DADDY DIARIES: Why my car needs a ‘Potty on Board’ sticker

What you need to know:

  • That is a bond I have struggled to explain to date; sort of the lion-baby oryx affair.
  • I had underestimated the strength in this affair until one fine Sunday morning when I dressed my boy, threw a diaper on him then together we drove to church.

The blanket sign on cars with a little human inside is usually a ‘Baby on Board’ sticker.

A small portion of creative parents customise the wording and add pictorials to make them fancy, while the rest, myself included, stick to the boring white paper with black writings.

My car needed more than the fair share of a baby on board sticker, it required one written ‘Potty on Board'.

I’ll tell you why.

POTTY ATTACHMENT

I am the proud father of a young man who of all the things, got attached to his potty, and he was specific about that particular sky blue one he used on his first ever training.

That is a bond I have struggled to explain to date; sort of the lion-baby oryx affair.

I had underestimated the strength in this affair until one fine Sunday morning when I dressed my boy, threw a diaper on him then together we drove to church.

There was no cause for alarm even as the service started, until we got into the broth of the preaching and the young man pulled an SOS on me.

 

Daddie . . . Pottie
What?
Pottie . . . Pupu.
Poop in the diaper.
Ah ah, pottie.

 

In other words, he did not want to retrogress. Maybe that would have dented his self-esteem, I don’t know. I decided to ignore, convinced that he would get too pressed and just relieve himself. Mistake.

Turns out there are some things in parenthood you can ignore and let time work wonders; this was not one of them. He did what most children do when they feel ignored: he slid into tantrum mode.

I happen to be one of those parents who will not look the other way while a young one screams their lungs out in a public yet quiet environment like church, but I probably need that sort of anaesthesia.

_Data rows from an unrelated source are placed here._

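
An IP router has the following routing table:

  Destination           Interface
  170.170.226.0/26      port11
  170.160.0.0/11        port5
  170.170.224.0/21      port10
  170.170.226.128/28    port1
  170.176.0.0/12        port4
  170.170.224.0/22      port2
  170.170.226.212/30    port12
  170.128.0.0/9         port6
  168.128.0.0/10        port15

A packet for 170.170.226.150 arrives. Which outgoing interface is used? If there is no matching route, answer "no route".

port2

Routes whose prefix contains 170.170.226.150:
  170.128.0.0/9 (170.128.0.0 - 170.255.255.255) -> port6
  170.160.0.0/11 (170.160.0.0 - 170.191.255.255) -> port5
  170.170.224.0/21 (170.170.224.0 - 170.170.231.255) -> port10
  170.170.224.0/22 (170.170.224.0 - 170.170.227.255) -> port2
More-specific entries that do NOT match:
  170.170.226.212/30 (170.170.226.212 - 170.170.226.215) does not contain 170.170.226.150
  170.170.226.128/28 (170.170.226.128 - 170.170.226.143) does not contain 170.170.226.150
  170.170.226.0/26 (170.170.226.0 - 170.170.226.63) does not contain 170.170.226.150
Longest matching prefix is /22 -> interface port2.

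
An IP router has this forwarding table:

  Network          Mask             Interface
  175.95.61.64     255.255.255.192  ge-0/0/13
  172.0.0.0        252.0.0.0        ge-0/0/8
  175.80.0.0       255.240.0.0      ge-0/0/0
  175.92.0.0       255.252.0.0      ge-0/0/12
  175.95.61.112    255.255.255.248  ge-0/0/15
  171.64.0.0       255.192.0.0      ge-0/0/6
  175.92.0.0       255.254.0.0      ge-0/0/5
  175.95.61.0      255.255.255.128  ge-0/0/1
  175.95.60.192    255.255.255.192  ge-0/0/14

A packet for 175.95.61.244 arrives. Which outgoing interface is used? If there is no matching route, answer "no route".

Routes whose prefix contains 175.95.61.244:
  172.0.0.0/6 (172.0.0.0 - 175.255.255.255) -> ge-0/0/8
  175.80.0.0/12 (175.80.0.0 - 175.95.255.255) -> ge-0/0/0
  175.92.0.0/14 (175.92.0.0 - 175.95.255.255) -> ge-0/0/12
More-specific entries that do NOT match:
  175.95.61.112/29 (175.95.61.112 - 175.95.61.119) does not contain 175.95.61.244
  175.95.61.64/26 (175.95.61.64 - 175.95.61.127) does not contain 175.95.61.244
  175.95.60.192/26 (175.95.60.192 - 175.95.60.255) does not contain 175.95.61.244
  175.95.61.0/25 (175.95.61.0 - 175.95.61.127) does not contain 175.95.61.244
  175.92.0.0/15 (175.92.0.0 - 175.93.255.255) does not contain 175.95.61.244
Longest matching prefix is /14 -> interface ge-0/0/12.

ge-0/0/12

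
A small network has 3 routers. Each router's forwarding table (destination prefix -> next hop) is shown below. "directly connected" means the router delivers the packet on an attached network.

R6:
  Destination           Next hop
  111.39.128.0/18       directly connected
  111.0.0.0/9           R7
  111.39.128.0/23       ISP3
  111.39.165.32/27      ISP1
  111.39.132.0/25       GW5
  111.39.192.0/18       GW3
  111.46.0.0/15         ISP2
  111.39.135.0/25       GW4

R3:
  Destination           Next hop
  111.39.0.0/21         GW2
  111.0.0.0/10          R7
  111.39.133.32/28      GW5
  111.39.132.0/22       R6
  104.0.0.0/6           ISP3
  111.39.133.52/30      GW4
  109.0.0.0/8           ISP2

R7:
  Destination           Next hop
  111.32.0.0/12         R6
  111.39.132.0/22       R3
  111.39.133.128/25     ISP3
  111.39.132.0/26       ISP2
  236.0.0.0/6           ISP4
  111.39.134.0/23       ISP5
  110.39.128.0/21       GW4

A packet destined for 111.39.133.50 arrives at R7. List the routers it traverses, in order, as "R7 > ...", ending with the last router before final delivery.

R7 > R3 > R6

At R7: longest match for 111.39.133.50 is 111.39.132.0/22 -> R3
At R3: longest match for 111.39.133.50 is 111.39.132.0/22 -> R6
At R6: longest match for 111.39.133.50 is 111.39.128.0/18 -> directly connected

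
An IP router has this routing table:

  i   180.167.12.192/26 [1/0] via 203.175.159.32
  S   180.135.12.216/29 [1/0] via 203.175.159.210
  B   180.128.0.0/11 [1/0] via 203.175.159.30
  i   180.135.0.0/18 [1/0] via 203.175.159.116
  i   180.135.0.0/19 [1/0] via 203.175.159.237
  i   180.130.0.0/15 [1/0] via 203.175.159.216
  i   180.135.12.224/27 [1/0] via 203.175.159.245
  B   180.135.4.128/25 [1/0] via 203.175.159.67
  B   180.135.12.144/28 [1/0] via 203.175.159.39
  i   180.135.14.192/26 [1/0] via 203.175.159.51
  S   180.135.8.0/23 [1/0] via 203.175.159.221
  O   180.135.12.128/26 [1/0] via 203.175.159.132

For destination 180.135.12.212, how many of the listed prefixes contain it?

Prefixes containing 180.135.12.212:
  180.128.0.0/11 (180.128.0.0 - 180.159.255.255)
  180.135.0.0/18 (180.135.0.0 - 180.135.63.255)
  180.135.0.0/19 (180.135.0.0 - 180.135.31.255)
Total matching entries: 3.

3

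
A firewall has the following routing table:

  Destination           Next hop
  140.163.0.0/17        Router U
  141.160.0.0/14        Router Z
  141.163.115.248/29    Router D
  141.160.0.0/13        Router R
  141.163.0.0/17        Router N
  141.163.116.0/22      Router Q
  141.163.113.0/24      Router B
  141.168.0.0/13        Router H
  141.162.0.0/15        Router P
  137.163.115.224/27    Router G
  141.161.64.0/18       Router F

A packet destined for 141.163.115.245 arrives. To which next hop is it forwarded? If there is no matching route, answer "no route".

Router N

Routes whose prefix contains 141.163.115.245:
  141.160.0.0/13 (141.160.0.0 - 141.167.255.255) -> Router R
  141.160.0.0/14 (141.160.0.0 - 141.163.255.255) -> Router Z
  141.162.0.0/15 (141.162.0.0 - 141.163.255.255) -> Router P
  141.163.0.0/17 (141.163.0.0 - 141.163.127.255) -> Router N
More-specific entries that do NOT match:
  141.163.115.248/29 (141.163.115.248 - 141.163.115.255) does not contain 141.163.115.245
  137.163.115.224/27 (137.163.115.224 - 137.163.115.255) does not contain 141.163.115.245
  141.163.113.0/24 (141.163.113.0 - 141.163.113.255) does not contain 141.163.115.245
  141.163.116.0/22 (141.163.116.0 - 141.163.119.255) does not contain 141.163.115.245
  141.161.64.0/18 (141.161.64.0 - 141.161.127.255) does not contain 141.163.115.245
Longest matching prefix is /17 -> next hop Router N.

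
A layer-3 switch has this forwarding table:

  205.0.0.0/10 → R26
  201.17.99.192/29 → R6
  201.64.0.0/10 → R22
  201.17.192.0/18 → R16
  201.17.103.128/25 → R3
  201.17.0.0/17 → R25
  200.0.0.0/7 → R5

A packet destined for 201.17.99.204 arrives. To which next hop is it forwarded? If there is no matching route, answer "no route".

R25

Routes whose prefix contains 201.17.99.204:
  200.0.0.0/7 (200.0.0.0 - 201.255.255.255) -> R5
  201.17.0.0/17 (201.17.0.0 - 201.17.127.255) -> R25
More-specific entries that do NOT match:
  201.17.99.192/29 (201.17.99.192 - 201.17.99.199) does not contain 201.17.99.204
  201.17.103.128/25 (201.17.103.128 - 201.17.103.255) does not contain 201.17.99.204
  201.17.192.0/18 (201.17.192.0 - 201.17.255.255) does not contain 201.17.99.204
Longest matching prefix is /17 -> next hop R25.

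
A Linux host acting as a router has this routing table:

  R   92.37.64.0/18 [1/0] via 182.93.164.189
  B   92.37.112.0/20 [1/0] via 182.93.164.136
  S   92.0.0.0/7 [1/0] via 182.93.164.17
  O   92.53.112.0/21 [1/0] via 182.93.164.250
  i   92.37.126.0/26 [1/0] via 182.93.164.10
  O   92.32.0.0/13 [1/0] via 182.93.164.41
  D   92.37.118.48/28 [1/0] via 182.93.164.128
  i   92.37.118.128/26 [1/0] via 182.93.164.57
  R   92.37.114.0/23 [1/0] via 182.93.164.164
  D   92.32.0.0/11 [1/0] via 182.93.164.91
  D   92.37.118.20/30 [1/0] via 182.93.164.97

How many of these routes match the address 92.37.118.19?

5

Prefixes containing 92.37.118.19:
  92.0.0.0/7 (92.0.0.0 - 93.255.255.255)
  92.32.0.0/11 (92.32.0.0 - 92.63.255.255)
  92.32.0.0/13 (92.32.0.0 - 92.39.255.255)
  92.37.64.0/18 (92.37.64.0 - 92.37.127.255)
  92.37.112.0/20 (92.37.112.0 - 92.37.127.255)
Total matching entries: 5.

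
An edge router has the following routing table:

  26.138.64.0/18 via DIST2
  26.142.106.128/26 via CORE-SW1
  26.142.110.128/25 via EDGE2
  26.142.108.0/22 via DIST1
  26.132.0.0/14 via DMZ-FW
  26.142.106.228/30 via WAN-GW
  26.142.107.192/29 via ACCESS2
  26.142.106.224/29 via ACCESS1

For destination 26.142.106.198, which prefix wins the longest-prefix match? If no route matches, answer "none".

none

26.142.106.198 is outside every listed prefix and there is no default route.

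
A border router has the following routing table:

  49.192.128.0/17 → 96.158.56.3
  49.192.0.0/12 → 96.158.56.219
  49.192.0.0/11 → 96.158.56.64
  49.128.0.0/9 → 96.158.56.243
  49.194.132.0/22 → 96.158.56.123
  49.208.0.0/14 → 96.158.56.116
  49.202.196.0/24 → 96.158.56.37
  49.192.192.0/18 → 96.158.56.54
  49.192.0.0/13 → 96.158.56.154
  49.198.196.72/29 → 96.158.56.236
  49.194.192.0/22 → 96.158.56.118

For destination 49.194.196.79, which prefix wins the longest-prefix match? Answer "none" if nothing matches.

Entries matching 49.194.196.79:
  49.128.0.0/9 (49.128.0.0 - 49.255.255.255)
  49.192.0.0/11 (49.192.0.0 - 49.223.255.255)
  49.192.0.0/12 (49.192.0.0 - 49.207.255.255)
  49.192.0.0/13 (49.192.0.0 - 49.199.255.255)
Most specific is 49.192.0.0/13.

49.192.0.0/13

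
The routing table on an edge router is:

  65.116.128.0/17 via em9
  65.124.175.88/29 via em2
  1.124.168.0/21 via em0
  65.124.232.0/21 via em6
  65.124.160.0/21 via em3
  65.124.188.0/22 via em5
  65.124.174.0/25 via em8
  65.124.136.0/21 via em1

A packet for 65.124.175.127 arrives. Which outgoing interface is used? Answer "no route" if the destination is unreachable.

no route

No entry's prefix contains 65.124.175.127; there is no default route.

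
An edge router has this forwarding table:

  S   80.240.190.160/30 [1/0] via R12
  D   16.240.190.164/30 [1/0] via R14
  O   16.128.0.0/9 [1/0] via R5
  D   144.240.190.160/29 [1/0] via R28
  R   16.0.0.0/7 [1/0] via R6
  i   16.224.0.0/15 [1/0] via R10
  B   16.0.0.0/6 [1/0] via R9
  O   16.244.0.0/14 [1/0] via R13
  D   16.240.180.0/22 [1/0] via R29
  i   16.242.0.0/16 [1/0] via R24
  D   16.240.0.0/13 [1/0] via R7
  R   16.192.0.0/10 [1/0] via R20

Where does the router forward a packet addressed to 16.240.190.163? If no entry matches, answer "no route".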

It requires a lot of guts and attitude to look calmer than a cucumber when a hundred plus eyes are staring at you angrily for your child’s noise making.

Seeing that this had gotten out of hand, I decided to dash out of church and go back to the house for his potty.

Thanks to the wonderful leadership this country boasts our road is one long winding stretch of potholes and rocks, with a few craters here and there.

SOFT GROAN

Then I heard a soft groan in the back seat. I turned to see him making faces that words cannot successfully describe.

Evidently, the struggle to make it to the potty was not bearing fruit, we had officially lost the battle.

My nose caught the stench, confirmed in not so long by a swarm of flies that soon took interest in my car. I was alternating between steering to avoid potholes and swatting flies off the car.

At that point I asked myself; how come we never see flies following these exhauster trucks that dot our roads yet all they carry is poop?

Meanwhile I was choking on the smell. What had this boy been eating? It is me that had always fed him but these exhaust fumes could not have been products of what my kitchen offered.

I ensured that he took a balanced diet plus lots of water, but seemingly the end product pointed at him needing a stomach x-ray.

The only sensible decision was to just get home, wash and change his outfit then head back. So much for the effort, and fuel.

The first thing I did when I got to the house was throw the controversial potty into my trunk so that I never experience a repeat of this. I was so close to adding the ‘Potty on Board’ sign so that the day people see me parked by the roadside they know a young human has decided to answer a call of nature at the worst time.

There was a feeling of regret in me; that if only I reacted quick enough when he first mentioned what he wanted, I would have salvaged the situation.

I also appreciated how and why it is easy for a mother to pull out her breast and shove it down a baby's mouth without a care of who is watching.

At that point in time, what the baby wants, the baby gets, it is just a code in parenting that gets thrown at you when you least expect. Public scrutiny or embarrassment stop making sense.